Moreover, I think we need something like this for Python, too.

[tvorogme]

BTW if this can help - here example of checking proof from Ton Connect on python

[vtamara]

BTW if this can help - here example of checking proof from Ton Connect on python

Great, thank you. As you show it, it is complex to check the proof that must be done for every new wallet once, and then it should keep it in a datastructure with mutexes of recently checked wallets, and it is hard to implement it right in a new running backend.

Besides you didn't present how to generate the JWT (JSON Web Token) and how to verify it in the backedn in every request.

The method I propose, is simpler and shorter for the developer, it doesn't require implementing the checking of the proof, it will do it with the first backend simply patched https://github.com/ton-connect/demo-dapp-backend, it doesn't implement either the generation of the JWT to be used in every request.

The method I propose just requires in the second backend to verify in every request the JWT (JSON Web Token) generated by the first backend and sent by the frontend in every request.

Of course both backends must be coordinated to generate/verify the JWT and I plan to present how to do this coordination securely ---if it is done poorly (as it happens with the original example at https://github.com/ton-connect/demo-dapp-backend) the JWT could be decrypted easily.

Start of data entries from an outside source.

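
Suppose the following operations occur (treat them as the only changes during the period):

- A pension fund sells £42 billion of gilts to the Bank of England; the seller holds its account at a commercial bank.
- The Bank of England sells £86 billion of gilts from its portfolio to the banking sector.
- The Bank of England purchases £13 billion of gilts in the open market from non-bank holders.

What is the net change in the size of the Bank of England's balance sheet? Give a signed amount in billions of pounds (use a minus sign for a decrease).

Bank of England balance sheet:
  Assets:      Securities −£31B
  Liabilities: Bank reserves −£31B
Commercial banking system:
  Assets:      Reserves at CB −£31B, Securities +£86B
  Liabilities: Checkable deposits +£55B
Change in total Bank of England assets = -£31 billion.

-£31 billion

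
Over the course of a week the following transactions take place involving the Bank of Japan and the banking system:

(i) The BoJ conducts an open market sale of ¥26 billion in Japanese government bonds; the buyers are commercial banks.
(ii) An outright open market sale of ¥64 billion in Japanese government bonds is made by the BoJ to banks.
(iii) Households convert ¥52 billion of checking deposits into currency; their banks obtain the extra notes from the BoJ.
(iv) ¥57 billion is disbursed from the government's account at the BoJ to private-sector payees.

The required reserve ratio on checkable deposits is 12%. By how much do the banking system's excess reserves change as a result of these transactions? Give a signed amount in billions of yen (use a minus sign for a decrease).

OMO sale (to banks) ¥26 billion: reserves −¥26B, deposits 0.
OMO sale (to banks) ¥64 billion: reserves −¥64B, deposits 0.
Currency withdrawal ¥52 billion: reserves −¥52B, deposits −¥52B.
Government spending ¥57 billion: reserves +¥57B, deposits +¥57B.
Totals: Δreserves = −¥85B, Δdeposits = +¥5B.
Δrequired reserves = 12% × +¥5B = +¥0.6B.
Δexcess reserves = Δreserves − Δrequired = −¥85B − (+¥0.6B) = -¥85.6 billion.

-¥85.6 billion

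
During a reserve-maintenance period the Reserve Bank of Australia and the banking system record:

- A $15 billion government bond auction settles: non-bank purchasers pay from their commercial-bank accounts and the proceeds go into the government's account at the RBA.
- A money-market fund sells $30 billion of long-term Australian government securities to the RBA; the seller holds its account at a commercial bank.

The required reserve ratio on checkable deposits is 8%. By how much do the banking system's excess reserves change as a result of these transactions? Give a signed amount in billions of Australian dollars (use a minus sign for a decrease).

+$13.8 billion

Government account inflow $15 billion: reserves −$15B, deposits −$15B.
Asset purchase (from non-banks) $30 billion: reserves +$30B, deposits +$30B.
Totals: Δreserves = +$15B, Δdeposits = +$15B.
Δrequired reserves = 8% × +$15B = +$1.2B.
Δexcess reserves = Δreserves − Δrequired = +$15B − (+$1.2B) = +$13.8 billion.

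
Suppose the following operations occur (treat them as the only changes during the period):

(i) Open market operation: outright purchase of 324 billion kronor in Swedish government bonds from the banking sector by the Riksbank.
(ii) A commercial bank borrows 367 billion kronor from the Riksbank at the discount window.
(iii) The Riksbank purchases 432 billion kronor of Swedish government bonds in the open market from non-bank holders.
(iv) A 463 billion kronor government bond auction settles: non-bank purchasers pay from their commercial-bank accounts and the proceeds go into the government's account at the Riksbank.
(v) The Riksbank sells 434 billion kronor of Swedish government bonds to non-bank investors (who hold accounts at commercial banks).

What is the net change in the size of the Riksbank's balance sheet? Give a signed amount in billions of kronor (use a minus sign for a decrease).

+689 billion

Riksbank balance sheet:
  Assets:      Securities +322B, Loans to banks +367B
  Liabilities: Bank reserves +226B, Government deposits +463B
Change in total Riksbank assets = +689 billion.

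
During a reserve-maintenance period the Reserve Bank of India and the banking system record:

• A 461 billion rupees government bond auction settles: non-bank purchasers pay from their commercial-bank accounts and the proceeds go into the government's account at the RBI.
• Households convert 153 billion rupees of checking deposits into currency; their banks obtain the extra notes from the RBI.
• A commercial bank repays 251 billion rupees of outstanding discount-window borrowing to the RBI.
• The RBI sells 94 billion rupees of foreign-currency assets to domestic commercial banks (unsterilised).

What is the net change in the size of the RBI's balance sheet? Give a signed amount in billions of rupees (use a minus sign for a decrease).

Government account inflow 461 billion rupees: only the composition of liabilities changes → 0.
Currency withdrawal 153 billion rupees: only the composition of liabilities changes → 0.
Discount-window repayment 251 billion rupees: an RBI asset is shed → −251B.
FX sale 94 billion rupees: an RBI asset is shed → −94B.
Net: 0 + 0 − 251 − 94 = -345 billion.

-345 billion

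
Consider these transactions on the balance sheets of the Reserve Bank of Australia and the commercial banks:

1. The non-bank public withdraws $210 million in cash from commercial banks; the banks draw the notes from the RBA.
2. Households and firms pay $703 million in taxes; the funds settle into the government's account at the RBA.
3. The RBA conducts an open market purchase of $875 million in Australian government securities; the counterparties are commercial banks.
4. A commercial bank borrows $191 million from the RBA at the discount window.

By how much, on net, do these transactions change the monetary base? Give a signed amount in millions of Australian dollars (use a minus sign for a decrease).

Currency withdrawal $210 million: just a shift between currency and reserves — both are base money → 0.
Government account inflow $703 million: reserves shift to a non-base liability → −$703M.
OMO purchase (from banks) $875 million: RBA balance sheet expands → +$875M.
Discount-window loan $191 million: RBA balance sheet expands → +$191M.
Net: 0 − 703 + 875 + 191 = +$363 million.

+$363 million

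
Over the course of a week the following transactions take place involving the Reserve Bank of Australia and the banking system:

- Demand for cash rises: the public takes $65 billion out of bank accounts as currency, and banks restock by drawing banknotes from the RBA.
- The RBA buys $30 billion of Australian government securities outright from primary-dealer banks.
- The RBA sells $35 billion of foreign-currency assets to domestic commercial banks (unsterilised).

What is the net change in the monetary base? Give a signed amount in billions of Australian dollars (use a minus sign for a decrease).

Currency withdrawal $65 billion: just a shift between currency and reserves — both are base money → 0.
OMO purchase (from banks) $30 billion: RBA balance sheet expands → +$30B.
FX sale $35 billion: RBA balance sheet contracts → −$35B.
Net: 0 + 30 − 35 = -$5 billion.

-$5 billion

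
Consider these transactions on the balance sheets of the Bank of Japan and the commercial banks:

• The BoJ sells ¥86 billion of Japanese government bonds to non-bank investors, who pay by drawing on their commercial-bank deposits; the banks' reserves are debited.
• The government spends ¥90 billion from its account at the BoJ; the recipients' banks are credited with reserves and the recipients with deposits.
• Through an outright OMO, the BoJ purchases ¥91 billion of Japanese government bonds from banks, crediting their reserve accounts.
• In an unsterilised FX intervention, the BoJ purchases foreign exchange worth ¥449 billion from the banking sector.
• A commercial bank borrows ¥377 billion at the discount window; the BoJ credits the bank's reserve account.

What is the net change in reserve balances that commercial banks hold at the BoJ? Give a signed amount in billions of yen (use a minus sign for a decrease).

Asset sale (to non-banks) ¥86 billion: the non-bank buyers' banks settle from reserves → −¥86B.
Government spending ¥90 billion: government payments flow into bank reserve accounts → +¥90B.
OMO purchase (from banks) ¥91 billion: the BoJ pays by crediting reserve accounts → +¥91B.
FX purchase ¥449 billion: the BoJ pays by crediting reserve accounts → +¥449B.
Discount-window loan ¥377 billion: the loan is credited to the bank's reserve account → +¥377B.
Net: −86 + 90 + 91 + 449 + 377 = +¥921 billion.

+¥921 billion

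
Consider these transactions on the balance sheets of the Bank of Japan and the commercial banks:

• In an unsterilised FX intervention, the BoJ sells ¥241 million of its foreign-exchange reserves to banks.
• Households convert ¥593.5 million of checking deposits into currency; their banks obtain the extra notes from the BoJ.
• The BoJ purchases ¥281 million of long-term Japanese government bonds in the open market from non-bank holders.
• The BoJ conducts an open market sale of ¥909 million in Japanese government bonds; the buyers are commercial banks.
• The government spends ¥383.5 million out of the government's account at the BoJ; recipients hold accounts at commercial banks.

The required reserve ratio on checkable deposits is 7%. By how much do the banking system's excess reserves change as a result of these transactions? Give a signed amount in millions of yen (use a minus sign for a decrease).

FX sale ¥241 million: reserves −¥241M, deposits 0.
Currency withdrawal ¥593.5 million: reserves −¥593.5M, deposits −¥593.5M.
Asset purchase (from non-banks) ¥281 million: reserves +¥281M, deposits +¥281M.
OMO sale (to banks) ¥909 million: reserves −¥909M, deposits 0.
Government spending ¥383.5 million: reserves +¥383.5M, deposits +¥383.5M.
Totals: Δreserves = −¥1079M, Δdeposits = +¥71M.
Δrequired reserves = 7% × +¥71M = +¥4.97M.
Δexcess reserves = Δreserves − Δrequired = −¥1079M − (+¥4.97M) = -¥1083.97 million.

-¥1083.97 million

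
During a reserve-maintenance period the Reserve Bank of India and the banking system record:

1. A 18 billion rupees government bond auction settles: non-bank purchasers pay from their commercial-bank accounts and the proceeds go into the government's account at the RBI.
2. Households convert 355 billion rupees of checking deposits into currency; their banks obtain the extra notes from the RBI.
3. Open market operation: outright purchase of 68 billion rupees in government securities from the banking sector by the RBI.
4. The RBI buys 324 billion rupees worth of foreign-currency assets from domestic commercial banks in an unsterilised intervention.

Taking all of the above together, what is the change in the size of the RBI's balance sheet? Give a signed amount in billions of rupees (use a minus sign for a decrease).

+392 billion

Government account inflow 18 billion rupees: only the composition of liabilities changes → 0.
Currency withdrawal 355 billion rupees: only the composition of liabilities changes → 0.
OMO purchase (from banks) 68 billion rupees: an RBI asset is acquired → +68B.
FX purchase 324 billion rupees: an RBI asset is acquired → +324B.
Net: 0 + 0 + 68 + 324 = +392 billion.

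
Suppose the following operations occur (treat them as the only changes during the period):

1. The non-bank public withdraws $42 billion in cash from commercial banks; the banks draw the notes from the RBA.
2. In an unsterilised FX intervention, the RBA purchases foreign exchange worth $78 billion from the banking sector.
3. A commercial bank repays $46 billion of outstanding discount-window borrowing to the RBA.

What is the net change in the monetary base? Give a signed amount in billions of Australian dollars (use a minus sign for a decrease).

+$32 billion

Currency withdrawal $42 billion: just a shift between currency and reserves — both are base money → 0.
FX purchase $78 billion: RBA balance sheet expands → +$78B.
Discount-window repayment $46 billion: RBA balance sheet contracts → −$46B.
Net: 0 + 78 − 46 = +$32 billion.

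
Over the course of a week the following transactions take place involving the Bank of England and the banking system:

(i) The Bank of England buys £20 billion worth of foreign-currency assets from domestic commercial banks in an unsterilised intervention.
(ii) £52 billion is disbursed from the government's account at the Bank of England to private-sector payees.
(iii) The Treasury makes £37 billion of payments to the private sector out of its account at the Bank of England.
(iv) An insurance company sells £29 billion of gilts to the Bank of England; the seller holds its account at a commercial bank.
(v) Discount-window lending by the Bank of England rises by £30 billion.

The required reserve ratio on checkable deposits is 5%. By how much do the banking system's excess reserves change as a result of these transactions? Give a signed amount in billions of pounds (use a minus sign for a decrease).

+£162.1 billion

FX purchase £20 billion: reserves +£20B, deposits 0.
Government spending £52 billion: reserves +£52B, deposits +£52B.
Government spending £37 billion: reserves +£37B, deposits +£37B.
Asset purchase (from non-banks) £29 billion: reserves +£29B, deposits +£29B.
Discount-window loan £30 billion: reserves +£30B, deposits 0.
Totals: Δreserves = +£168B, Δdeposits = +£118B.
Δrequired reserves = 5% × +£118B = +£5.9B.
Δexcess reserves = Δreserves − Δrequired = +£168B − (+£5.9B) = +£162.1 billion.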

Besides I will explain how the backend, only for valid requests, will authenticate in a secure way the wallet that passed the proof verification (avoiding forgering attempts of the wallet address).

[tactfunc]

Looks good to me.

Hope can add more content and security focus. We have been dealing with this since implement TonConnect in our DApp.

[vtamara]

Looks good to me.

Hope can add more content and security focus. We have been dealing with this since implement TonConnect in our DApp.

Ok

[SwiftAdviser]

Looks good to me. Hope can add more content and security focus. We have been dealing with this since implement TonConnect in our DApp.

Ok

UPDATE: After a discussion with TON Tech, they're ready to support tutorials for non-js backend by Python as an alternative to JS, but not Ruby on Rails.

[vtamara]

torial

Thanks a lot for informing.

IMHO mass adoption would be more massive accepting developers that use different environments, frameworks, backends and programming languages.

[delovoyhomie]

UPDATE: After a discussion with TON Tech, they're ready to support tutorials for non-js backend by Python as an alternative to JS, but not Ruby on Rails.

In this regard, this issue can be closed? When the need arises, you can always reopen it.